Спустя дней десять товарищ Везенер вызвал Самуила еще раз. Повторилась уже привычная процедура.
– Самуил Ермолаевич, надеюсь, вы подумали в своей новой камере и готовы сотрудничать. Итак, вы признаете эпизод укрывательства раненого белогвардейца осенью 1918 года?
– Товарищ Везенер, не признаю, – кротко ответил Самуил.
– Ладно, положим, это действительно был тифозный племянник или кто он вам там. У нас есть и другие свидетельства вашей контрреволюционной деятельности. В конце того же года вы открыто осуждали казнь последнего российского императора Николая Романова. Это вы подтверждаете?

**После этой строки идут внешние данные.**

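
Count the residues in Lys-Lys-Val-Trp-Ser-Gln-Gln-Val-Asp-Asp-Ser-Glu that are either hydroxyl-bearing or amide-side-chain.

Hydroxyl-bearing: S, T, Y. Amide-side-chain: N, Q.
Hydroxyl-bearing residues here: Ser5, Ser11 (2).
Amide-side-chain residues here: Gln6, Gln7 (2).
The two groups share no amino acid, so total = 2 + 2 = 4.

4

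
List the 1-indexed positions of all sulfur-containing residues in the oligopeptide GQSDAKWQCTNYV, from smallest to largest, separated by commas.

Cysteine (C, thiol) and methionine (M, thioether) are the two sulfur-containing amino acids.
Matching residues: C9.

9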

Самуил задумался о том, как ему отвечать. Сейчас происходящее хоть как-то стало напоминать знакомые ему разбирательства. И, прикинув что-то в уме, он кратко ответил:
– Да, подтверждаю, осуждал.
– Чем же, по-вашему, так хорош этот Николай? – Впервые на лице Везенера появилась глумливая улыбка. – Неужто кровавой Ходынкой? Или погромами? Или карателями? А?
– Так мы всю жизнь, товарищ Везенер, жили, Божьей милостию, под царями. Как же это принять – казнь государя? Пусть и отрекшегося, пусть и бывшего.
– А может, не такая уж она и милость была? Кровавые упыри и вурдалаки эти ваши цари-императоры. И поделом!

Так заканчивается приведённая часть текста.